HHWA and its management partners are taking on 1199SEIU in a battle for industry domination. Hochul has announced that the firm Public Partnerships LLC will become the single fiscal intermediary for CDPAP statewide starting in April. That company has struck an agreement with 1199SEIU that will let that union organize workers, with the aim of getting union recognition for potentially hundreds of thousands in one fell swoop.
In February, Shaw complained to the New York Post that its competitor’s members unfairly benefitted from a provision in the state budget that supplemented the wages of home health care workers — and sided with the bosses in pleading Gov. Hochul’s administration to undo it.
Meanwhile, workers responsible for feeding, bathing, cleaning after and administering medicine for some of New York’s most vulnerable — often working overnight shifts — are caught in the middle.
The Five Borough worker has been out of a job at that agency since the fall, after she quit on an aggressive patient who hurled a bottle of prescription pills at her.

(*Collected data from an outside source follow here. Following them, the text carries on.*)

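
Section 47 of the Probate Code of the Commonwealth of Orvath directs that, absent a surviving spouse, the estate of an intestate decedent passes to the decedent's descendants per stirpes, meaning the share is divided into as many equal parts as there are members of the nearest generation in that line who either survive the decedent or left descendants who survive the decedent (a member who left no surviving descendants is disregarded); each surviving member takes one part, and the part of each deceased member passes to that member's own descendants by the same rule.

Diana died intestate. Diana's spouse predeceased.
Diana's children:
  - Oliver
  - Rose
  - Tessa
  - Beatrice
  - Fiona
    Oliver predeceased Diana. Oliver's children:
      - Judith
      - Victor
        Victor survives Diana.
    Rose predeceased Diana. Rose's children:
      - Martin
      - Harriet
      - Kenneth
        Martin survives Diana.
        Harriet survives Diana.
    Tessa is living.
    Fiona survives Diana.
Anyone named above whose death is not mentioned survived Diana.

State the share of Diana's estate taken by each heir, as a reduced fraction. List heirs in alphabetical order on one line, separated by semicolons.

There is no surviving spouse, so the entire estate passes to Diana's descendants per stirpes.
The estate is divided into 5 equal shares of 1/5 among Oliver, Rose, Tessa, Beatrice, Fiona.
Oliver predeceased; the 1/5 allotted to Oliver's branch passes to Oliver's issue by representation.
The 1/5 is divided into 2 equal shares of 1/10 among Judith, Victor.
Judith is living and takes 1/10.
Victor is living and takes 1/10.
Rose predeceased; the 1/5 allotted to Rose's branch passes to Rose's issue by representation.
The 1/5 is divided into 3 equal shares of 1/15 among Martin, Harriet, Kenneth.
Martin is living and takes 1/15.
Harriet is living and takes 1/15.
Kenneth is living and takes 1/15.
Tessa is living and takes 1/5.
Beatrice is living and takes 1/5.
Fiona is living and takes 1/5.

Beatrice 1/5; Fiona 1/5; Harriet 1/15; Judith 1/10; Kenneth 1/15; Martin 1/15; Tessa 1/5; Victor 1/10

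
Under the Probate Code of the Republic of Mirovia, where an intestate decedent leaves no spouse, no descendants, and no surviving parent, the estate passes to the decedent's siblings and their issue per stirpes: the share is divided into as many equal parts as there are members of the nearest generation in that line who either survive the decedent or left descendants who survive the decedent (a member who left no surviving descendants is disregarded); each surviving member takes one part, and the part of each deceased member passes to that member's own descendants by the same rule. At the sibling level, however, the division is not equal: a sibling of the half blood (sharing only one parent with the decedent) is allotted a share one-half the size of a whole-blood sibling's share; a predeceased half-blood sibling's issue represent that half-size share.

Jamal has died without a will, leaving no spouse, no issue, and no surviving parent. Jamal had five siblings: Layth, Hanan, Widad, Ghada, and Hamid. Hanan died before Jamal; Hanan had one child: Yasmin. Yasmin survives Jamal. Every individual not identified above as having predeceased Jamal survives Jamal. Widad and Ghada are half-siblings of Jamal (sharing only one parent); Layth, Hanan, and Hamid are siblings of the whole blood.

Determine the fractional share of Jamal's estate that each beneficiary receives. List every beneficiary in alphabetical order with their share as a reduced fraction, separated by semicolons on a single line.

Ghada 1/8; Hamid 1/4; Layth 1/4; Widad 1/8; Yasmin 1/4

No spouse, descendants, or parent survives, so the estate passes to Jamal's siblings per stirpes.
Half-blood siblings count for one-half the weight of whole-blood siblings at the initial division.
Dividing 1 in proportion to weights (total weight 4): Layth (weight 1) → 1/4; Hanan (weight 1) → 1/4; Widad (weight 1/2) → 1/8; Ghada (weight 1/2) → 1/8; Hamid (weight 1) → 1/4.
Layth is living and takes 1/4.
Hanan predeceased; the 1/4 allotted to Hanan's branch passes to Hanan's issue by representation.
Yasmin is the sole taker at this level and receives the full 1/4.
Widad is living and takes 1/8.
Ghada is living and takes 1/8.
Hamid is living and takes 1/4.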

After she went to her supervisor to inform them she would not return to that patient, they paid her for the hours worked that week. But in the more than two months since she walked away from her former patient, the agency hasn’t returned her calls for more work.
It’s exactly the kind of situation where she wishes she’d had an advocate in her corner. Five Borough, “paid me for the hours that I worked,” she said.
“I don’t know what the union could have done for me. Would I have liked to know they were there? Of course,” she said. “They’re there, but I don’t know what for.”